A segunda referência, também no Estadão, é um texto publicado em uma coluna social em 7 de setembro de 1960. Nele, além da menção a Niemeyer, aparece também a data exata em que o restaurante foi inaugurado:
“Happy Anniversary ao Bon Voyage e o seu proprietário, Sergio Rolim. Justamente no dia 7 de setembro de 1954, depois de meses de planejamento pelo famoso Oscar Niemeyer até o último detalhe do projeto para o perfeito serviço num tipo de restaurante ainda inédito, o Sergio viu seu idealizado ‘drive in’ (o primeiro de todo o Brasil) em grande movimento pela primeira vez quando ofereceu o cocktail de inauguração”.

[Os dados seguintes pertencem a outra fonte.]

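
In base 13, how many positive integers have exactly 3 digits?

In base 13, the leading digit has 12 choices (1..12); each of the remaining 2 digits has 13 choices.
Total: 12 x 13^2.

Final answer: 2028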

Finalmente, na Folha de S.Paulo de 5 de agosto de 1961, encontramos a terceira referência, com direito até mesmo a uma foto, infelizmente pouco nítida:
“Apresentamos hoje aos nossos leitores o casal ROLIM, ‘os pioneiros do Drive-in na América Latina’ com o seu BON VOYAGE (foto). Em construção arrojada e moderníssima, no km 12 da estrada de Cotia, o BON VOYAGE, projetado por Oscar Niemeyer, oferece o que ha de melhor para o seu conforto e bem-estar, ou seja ar-condicionado, magnifico jardim tropical, ‘play-ground’ com piscina, iluminação multicolorida, ‘boxes’ para carros em transito e amplo estacionamento além de uma cozinha de primeira classe com serviço externo e interno, a cargo de gentis senhoritas. A passeio, em viagem ou à saída do Joquei Clube, vale a pena chegar até o BON VIOYAGE que apresenta em seus jantares a boa musica de ROBLEDO e de TORALES com seus conjuntos”.
O prédio existe até hoje, mas está bastante modificado e cercado de muros altos que quase impedem sua visualização. Pelas imagens disponíveis no Google Stret View, percebe-se que hoje ali funciona uma escola. Mas sua aparência original ainda pode ser vista numa cena do filme Moral em Concordata, de 1959, com Maria Della Costa, Jardel Filho e Odete Lara.
“Moral em Concordata”, 1959 (1h20min). Direção Fernando de Barros. Com Odete Lara, Jardel Filho e Maria Della Costa
notas
1
PONCIANO, Levino. São Paulo: 450 bairros, 450 anos. São Paulo, Senac, p. 240.
sobre os autores
Martin Jayo é professor da EACH-USP e editor do blog “Quando a Cidade era Mais Gentil”.
Edson Luiz Mendes viveu muitos anos na vizinhança e conhece o prédio de perto.